Barrett-Jackson, At last, Barrett-Jackson gets to celebrate 50th anniversary, ClassicCars.com Journal
A Pierce-Arrow draws interest at the 1969 Fiesta de los Autos Elegantes show

Russ and Nellie Jackson met while working in a department store in Michigan, but she was fired when they started dating — a violation of store employee rules. He convinced her to go to business school and she did, graduating to a job in cost-accounting at Fisher Body. 

But again, she was fired — this time because they got married and Fisher banned its female employees from being married. 

There was a solution, however. The Jacksons started their own businesses in Pontiac, Michigan: Russ’ Country Store next door to Nellie’s women’s and children’s wear.

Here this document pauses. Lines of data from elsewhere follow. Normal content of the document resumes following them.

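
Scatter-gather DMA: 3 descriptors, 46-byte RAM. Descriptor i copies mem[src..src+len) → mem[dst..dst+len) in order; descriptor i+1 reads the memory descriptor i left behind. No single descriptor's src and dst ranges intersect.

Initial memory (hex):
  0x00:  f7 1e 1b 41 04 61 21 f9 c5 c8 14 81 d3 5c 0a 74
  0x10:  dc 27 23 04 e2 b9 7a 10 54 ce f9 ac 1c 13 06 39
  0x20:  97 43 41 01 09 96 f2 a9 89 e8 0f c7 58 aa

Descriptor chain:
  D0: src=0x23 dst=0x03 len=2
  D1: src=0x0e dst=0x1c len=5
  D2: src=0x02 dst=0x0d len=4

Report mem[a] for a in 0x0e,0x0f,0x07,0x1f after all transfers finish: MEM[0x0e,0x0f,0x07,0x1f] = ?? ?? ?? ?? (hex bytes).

MEM[0x0e,0x0f,0x07,0x1f] = 01 09 f9 27

#0 dst[0x03+2] := {0x01,0x09}
#1 dst[0x1c+5] := {0x0a,0x74,0xdc,0x27,0x23}
#2 dst[0x0d+4] := {0x1b,0x01,0x09,0x61}
query mem[0x0e]=0x01, mem[0x0f]=0x09, mem[0x07]=0xf9, mem[0x1f]=0x27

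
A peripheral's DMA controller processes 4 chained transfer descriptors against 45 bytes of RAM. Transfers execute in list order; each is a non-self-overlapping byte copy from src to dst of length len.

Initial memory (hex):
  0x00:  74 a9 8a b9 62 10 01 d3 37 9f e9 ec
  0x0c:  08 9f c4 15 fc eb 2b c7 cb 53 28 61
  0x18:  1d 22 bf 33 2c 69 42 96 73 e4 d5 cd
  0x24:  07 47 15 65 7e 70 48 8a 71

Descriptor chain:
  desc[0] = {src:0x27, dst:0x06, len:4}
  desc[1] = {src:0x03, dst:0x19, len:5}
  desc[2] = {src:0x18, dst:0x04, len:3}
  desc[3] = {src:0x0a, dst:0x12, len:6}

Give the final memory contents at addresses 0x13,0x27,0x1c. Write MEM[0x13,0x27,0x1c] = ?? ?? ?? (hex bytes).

  after D0: wrote 4B at 0x06 = 657e7048
  after D1: wrote 5B at 0x19 = b96210657e
  after D2: wrote 3B at 0x04 = 1db962
  after D3: wrote 6B at 0x12 = e9ec089fc415
query mem[0x13]=0xec, mem[0x27]=0x65, mem[0x1c]=0x65

MEM[0x13,0x27,0x1c] = ec 65 65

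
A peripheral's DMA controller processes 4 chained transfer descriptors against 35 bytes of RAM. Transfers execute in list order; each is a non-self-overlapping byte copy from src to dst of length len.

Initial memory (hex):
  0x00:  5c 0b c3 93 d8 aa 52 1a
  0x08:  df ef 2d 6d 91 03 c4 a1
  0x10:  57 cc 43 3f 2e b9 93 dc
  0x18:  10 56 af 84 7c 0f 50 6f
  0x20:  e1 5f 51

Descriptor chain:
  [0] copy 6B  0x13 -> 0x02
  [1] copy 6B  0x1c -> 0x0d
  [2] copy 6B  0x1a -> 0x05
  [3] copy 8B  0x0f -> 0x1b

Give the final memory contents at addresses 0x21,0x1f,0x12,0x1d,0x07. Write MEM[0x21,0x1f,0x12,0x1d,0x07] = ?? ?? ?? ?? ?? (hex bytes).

#0 dst[0x02+6] := {0x3f,0x2e,0xb9,0x93,0xdc,0x10}
#1 dst[0x0d+6] := {0x7c,0x0f,0x50,0x6f,0xe1,0x5f}
#2 dst[0x05+6] := {0xaf,0x84,0x7c,0x0f,0x50,0x6f}
#3 dst[0x1b+8] := {0x50,0x6f,0xe1,0x5f,0x3f,0x2e,0xb9,0x93}
query mem[0x21]=0xb9, mem[0x1f]=0x3f, mem[0x12]=0x5f, mem[0x1d]=0xe1, mem[0x07]=0x7c

MEM[0x21,0x1f,0x12,0x1d,0x07] = b9 3f 5f e1 7c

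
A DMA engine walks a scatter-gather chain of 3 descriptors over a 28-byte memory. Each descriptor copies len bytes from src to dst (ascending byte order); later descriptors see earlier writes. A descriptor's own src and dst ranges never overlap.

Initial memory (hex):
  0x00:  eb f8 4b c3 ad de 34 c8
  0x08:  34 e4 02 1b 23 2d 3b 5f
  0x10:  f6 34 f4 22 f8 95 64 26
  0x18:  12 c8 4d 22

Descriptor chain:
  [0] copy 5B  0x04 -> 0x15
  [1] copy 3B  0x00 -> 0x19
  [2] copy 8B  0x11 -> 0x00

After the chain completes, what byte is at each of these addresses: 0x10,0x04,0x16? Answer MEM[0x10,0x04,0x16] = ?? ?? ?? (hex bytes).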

Nellie suffered from arthritis, and the couple frequently took winter vacations to the soothing climate of Scottsdale, Arizona. Doctors suggested she’d be more comfortable living full time in the desert, so they packed up their sons — 14-year-old Brian and 1-year-old Craig – and drove west in the 1934 Cadillac V12 Opera coupe Russ that had saved from a junkyard, and a brand-new 1960 Cadillac. 

Note that Russ  drove to Arizona in a classic car. He had wanted to be an automotive engineer, and had spent three years studying at the General Motors Institute until, as Nellie put it, “calculus got him.” Although he couldn’t create new cars, Russ loved old ones that he collected and restored.

A month after the Jacksons’ arrival in Scottsdale, Tom and Bonnie Barrett and their children arrived in town from Oak Park, a suburb of Chicago. Barrett had taken car collecting to a new level and during his lifetime, he would buy and sell thousands of them.

Not long after arriving in Scottsdale, Barrett advertised for sale a 1933 Cadillac V16 Town Car. Russ Jackson took a look. He didn’t buy, but the Barretts and the Jacksons bonded over old cars and their new hometown. 

In the fall of 1967, the Jacksons and the Barretts hosted a parade and car show to raise funds to buy books for the Scottsdale library that was under construction. Their Fiesta de los Auto Elegantes became an annual fund raiser, first for the library and then for Scottsdale’s new art center.